Wednesday, July 29, 2009

BLOGOSPHERE BOOK CIRCLE - JULY BOOK

July Book: Letter to My Daughter
Author: Maya Angelou

Maya Angelou has been described by Wikipedia as an American autobiographer and poet.She has also, amongst other things, been a dancer, producer, playwright and actress.

I Googled Angelou and found this on the USA Today site:
She was raised by her grandmother, "the greatest person I ever met," in racially segregated Stamps, Ark. She has written about being raped at 7 and becoming an unwed mother at 17, and about the friends who changed her life, Martin Luther King Jr., Malcolm X and James Baldwin, whom she knew as "Jimmy."

Now, she's a great-grandmother. She has an 18-room house in Winston-Salem and two town houses in Harlem, black America's unofficial capital, which is enjoying a real estate renaissance. One she rents out, the other she uses as an urban getaway, perfect for dinner parties.


Prior to this all that I knew about this author is that she is highly revered by Oprah Winfrey who describes her as a mentor.

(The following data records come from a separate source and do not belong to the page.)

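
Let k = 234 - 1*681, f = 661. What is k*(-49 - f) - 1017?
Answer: 316353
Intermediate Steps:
k = -447 (k = 234 - 681 = -447)
k*(-49 - f) - 1017 = -447*(-49 - 1*661) - 1017 = -447*(-49 - 661) - 1017 = -447*(-710) - 1017 = 317370 - 1017 = 316353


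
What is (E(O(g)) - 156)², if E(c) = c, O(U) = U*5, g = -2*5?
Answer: 42436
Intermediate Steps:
g = -10
O(U) = 5*U
(E(O(g)) - 156)² = (5*(-10) - 156)² = (-50 - 156)² = (-206)² = 42436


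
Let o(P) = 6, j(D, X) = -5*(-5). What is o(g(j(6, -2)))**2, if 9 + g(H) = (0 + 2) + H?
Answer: 36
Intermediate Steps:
j(D, X) = 25
g(H) = -7 + H (g(H) = -9 + ((0 + 2) + H) = -9 + (2 + H) = -7 + H)
o(g(j(6, -2)))**2 = 6**2 = 36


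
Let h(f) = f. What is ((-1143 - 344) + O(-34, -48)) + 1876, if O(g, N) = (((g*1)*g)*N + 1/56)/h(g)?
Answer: 3847983/1904 ≈ 2021.0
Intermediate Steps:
O(g, N) = (1/56 + N*g²)/g (O(g, N) = (((g*1)*g)*N + 1/56)/g = ((g*g)*N + 1/56)/g = (g²*N + 1/56)/g = (N*g² + 1/56)/g = (1/56 + N*g²)/g)
((-1143 - 344) + O(-34, -48)) + 1876 = ((-1143 - 344) + ((1/56)/(-34) - 48*(-34))) + 1876 = (-1487 + ((1/56)*(-1/34) + 1632)) + 1876 = (-1487 + (-1/1904 + 1632)) + 1876 = (-1487 + 3107327/1904) + 1876 = 276079/1904 + 1876 = 3847983/1904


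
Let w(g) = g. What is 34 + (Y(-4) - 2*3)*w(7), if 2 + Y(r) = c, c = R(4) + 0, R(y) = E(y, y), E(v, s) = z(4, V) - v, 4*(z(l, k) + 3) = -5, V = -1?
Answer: -319/4 ≈ -79.750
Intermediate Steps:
z(l, k) = -17/4 (z(l, k) = -3 + (¼)*(-5) = -3 - 5/4 = -17/4)
E(v, s) = -17/4 - v
R(y) = -17/4 - y
c = -33/4 (c = (-17/4 - 1*4) + 0 = (-17/4 - 4) + 0 = -33/4 + 0 = -33/4 ≈ -8.2500)
Y(r) = -41/4 (Y(r) = -2 - 33/4 = -41/4)
34 + (Y(-4) - 2*3)*w(7) = 34 + (-41/4 - 2*3)*7 = 34 + (-41/4 - 6)*7 = 34 - 65/4*7 = 34 - 455/4 = -319/4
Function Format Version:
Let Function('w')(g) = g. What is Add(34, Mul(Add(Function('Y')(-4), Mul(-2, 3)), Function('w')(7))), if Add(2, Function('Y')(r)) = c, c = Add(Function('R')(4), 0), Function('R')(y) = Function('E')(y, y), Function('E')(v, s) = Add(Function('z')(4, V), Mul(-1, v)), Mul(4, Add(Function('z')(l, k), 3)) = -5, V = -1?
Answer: Rational(-319, 4) ≈ -79.750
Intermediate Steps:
Function('z')(l, k) = Rational(-17, 4) (Function('z')(l, k) = Add(-3, Mul(Rational(1, 4), -5)) = Add(-3, Rational(-5, 4)) = Rational(-17, 4))
Function('E')(v, s) = Add(Rational(-17, 4), Mul(-1, v))
Function('R')(y) = Add(Rational(-17, 4), Mul(-1, y))
c = Rational(-33, 4) (c = Add(Add(Rational(-17, 4), Mul(-1, 4)), 0) = Add(Add(Rational(-17, 4), -4), 0) = Add(Rational(-33, 4), 0) = Rational(-33, 4) ≈ -8.2500)
Function('Y')(r) = Rational(-41, 4) (Function('Y')(r) = Add(-2, Rational(-33, 4)) = Rational(-41, 4))
Add(34, Mul(Add(Function('Y')(-4), Mul(-2, 3)), Function('w')(7))) = Add(34, Mul(Add(Rational(-41, 4), Mul(-2, 3)), 7)) = Add(34, Mul(Add(Rational(-41, 4), -6), 7)) = Add(34, Mul(Rational(-65, 4), 7)) = Add(34, Rational(-455, 4)) = Rational(-319, 4)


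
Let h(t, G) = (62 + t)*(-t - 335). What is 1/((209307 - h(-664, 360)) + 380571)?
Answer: 1/787936 ≈ 1.2691e-6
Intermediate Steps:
h(t, G) = (-335 - t)*(62 + t) (h(t, G) = (62 + t)*(-335 - t) = (-335 - t)*(62 + t))
1/((209307 - h(-664, 360)) + 380571) = 1/((209307 - (-20770 - 1*(-664)² - 397*(-664))) + 380571) = 1/((209307 - (-20770 - 1*440896 + 263608)) + 380571) = 1/((209307 - (-20770 - 440896 + 263608)) + 380571) = 1/((209307 - 1*(-198058)) + 380571) = 1/((209307 + 198058) + 380571) = 1/(407365 + 380571) = 1/787936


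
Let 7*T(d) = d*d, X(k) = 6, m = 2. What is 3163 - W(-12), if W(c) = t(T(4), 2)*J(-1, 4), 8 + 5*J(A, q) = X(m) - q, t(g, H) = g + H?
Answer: 22177/7 ≈ 3168.1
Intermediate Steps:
T(d) = d²/7 (T(d) = (d*d)/7 = d²/7)
t(g, H) = H + g
J(A, q) = -⅖ - q/5 (J(A, q) = -8/5 + (6 - q)/5 = -8/5 + (6/5 - q/5) = -⅖ - q/5)
W(c) = -36/7 (W(c) = (2 + (⅐)*4²)*(-⅖ - ⅕*4) = (2 + (⅐)*16)*(-⅖ - ⅘) = (2 + 16/7)*(-6/5) = (30/7)*(-6/5) = -36/7)
3163 - W(-12) = 3163 - 1*(-36/7) = 3163 + 36/7 = 22177/7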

I knew that Oprah has thrown her a week long cruise for 150 of her 'closest friends' for a significant birthday. In fact Oprah is one of the many women who are acknowledged at the beginning of the book.

Letter to my Daughter is a collection is essays written to the 'daughter' Angelou never had.

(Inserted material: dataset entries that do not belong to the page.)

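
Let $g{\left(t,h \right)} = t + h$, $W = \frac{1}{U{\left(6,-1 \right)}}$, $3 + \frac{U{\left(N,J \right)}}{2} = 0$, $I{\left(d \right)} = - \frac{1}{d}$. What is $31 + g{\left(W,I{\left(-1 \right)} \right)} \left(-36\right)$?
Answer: $1$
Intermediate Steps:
$U{\left(N,J \right)} = -6$ ($U{\left(N,J \right)} = -6 + 2 \cdot 0 = -6 + 0 = -6$)
$W = - \frac{1}{6}$ ($W = \frac{1}{-6} = - \frac{1}{6} \approx -0.16667$)
$g{\left(t,h \right)} = h + t$
$31 + g{\left(W,I{\left(-1 \right)} \right)} \left(-36\right) = 31 + \left(- \frac{1}{-1} - \frac{1}{6}\right) \left(-36\right) = 31 + \left(\left(-1\right) \left(-1\right) - \frac{1}{6}\right) \left(-36\right) = 31 + \left(1 - \frac{1}{6}\right) \left(-36\right) = 31 + \frac{5}{6} \left(-36\right) = 31 - 30 = 1$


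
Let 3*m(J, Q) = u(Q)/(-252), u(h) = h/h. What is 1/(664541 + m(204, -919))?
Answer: 756/502392995 ≈ 1.5048e-6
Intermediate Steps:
u(h) = 1
m(J, Q) = -1/756 (m(J, Q) = (1/(-252))/3 = (1*(-1/252))/3 = (⅓)*(-1/252) = -1/756)
1/(664541 + m(204, -919)) = 1/(664541 - 1/756) = 1/(502392995/756) = 756/502392995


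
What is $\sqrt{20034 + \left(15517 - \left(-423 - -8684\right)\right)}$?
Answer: $\sqrt{27290} \approx 165.2$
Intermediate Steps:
$\sqrt{20034 + \left(15517 - \left(-423 - -8684\right)\right)} = \sqrt{20034 + \left(15517 - \left(-423 + 8684\right)\right)} = \sqrt{20034 + \left(15517 - 8261\right)} = \sqrt{20034 + 7256} = \sqrt{27290}$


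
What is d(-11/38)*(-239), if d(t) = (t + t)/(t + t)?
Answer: -239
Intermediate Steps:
d(t) = 1 (d(t) = (2*t)/((2*t)) = (2*t)*(1/(2*t)) = 1)
d(-11/38)*(-239) = 1*(-239) = -239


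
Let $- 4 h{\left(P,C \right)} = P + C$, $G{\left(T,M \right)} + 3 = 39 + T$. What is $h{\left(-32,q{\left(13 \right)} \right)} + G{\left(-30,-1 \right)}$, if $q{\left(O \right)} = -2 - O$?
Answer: $\frac{71}{4} \approx 17.75$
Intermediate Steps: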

I loved some of the words in the introductory passage:

"You may not control all the events that happen to you, but you can decide not to be reduced by them." On reading this right at the beginning I was quite excited, thinking I am going to love this book.

Wrong.

It only took a couple of hours to read the whole thing but as I went through it I became more and more cynical. It seemed preachy, self-indulgent and too assuming. I felt like it was a book of sermons but sometimes I couldn't get the message. Perhaps I'm just not well read enough but I didn't know who all the people were that she talked about. Was I meant to? The random words of wisdom seemed, well, too random. There were some amazing words in there but bound as a whole book I found it all too much.

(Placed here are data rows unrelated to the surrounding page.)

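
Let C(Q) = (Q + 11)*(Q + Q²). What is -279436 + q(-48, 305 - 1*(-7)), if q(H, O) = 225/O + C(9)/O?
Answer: -29060669/104 ≈ -2.7943e+5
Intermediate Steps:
C(Q) = (11 + Q)*(Q + Q²)
q(H, O) = 2025/O (q(H, O) = 225/O + (9*(11 + 9² + 12*9))/O = 225/O + (9*(11 + 81 + 108))/O = 225/O + (9*200)/O = 225/O + 1800/O = 2025/O)
-279436 + q(-48, 305 - 1*(-7)) = -279436 + 2025/(305 - 1*(-7)) = -279436 + 2025/(305 + 7) = -279436 + 2025/312 = -279436 + 2025*(1/312) = -279436 + 675/104 = -29060669/104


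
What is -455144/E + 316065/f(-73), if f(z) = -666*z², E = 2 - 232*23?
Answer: 89648447317/1051720782 ≈ 85.240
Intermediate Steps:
E = -5334 (E = 2 - 5336 = -5334)
-455144/E + 316065/f(-73) = -455144/(-5334) + 316065/((-666*(-73)²)) = -455144*(-1/5334) + 316065/((-666*5329)) = 227572/2667 + 316065/(-3549114) = 227572/2667 + 316065*(-1/3549114) = 227572/2667 - 105355/1183038 = 89648447317/1051720782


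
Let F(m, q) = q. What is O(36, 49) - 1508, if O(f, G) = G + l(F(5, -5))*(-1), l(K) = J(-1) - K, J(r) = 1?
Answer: -1465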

But, hey, that's me. Lots of people will disagree.Plenty of people will love it. That's fine. This is how I felt about it. Today.

2 comments:

Penny said...

hmmm... I'm still waiting to get this one from the library. It's going to be interesting to see if I like it. I've read 2 of her autobiographical works which were quite good.

Sharon said...

Yep - pretty much how I found it. I read the Wikipedia article on her (definitive I am sure :) ) and felt frustrated that the interesting person that was described there mostly didn't seem to make it into this book. But at least it was short!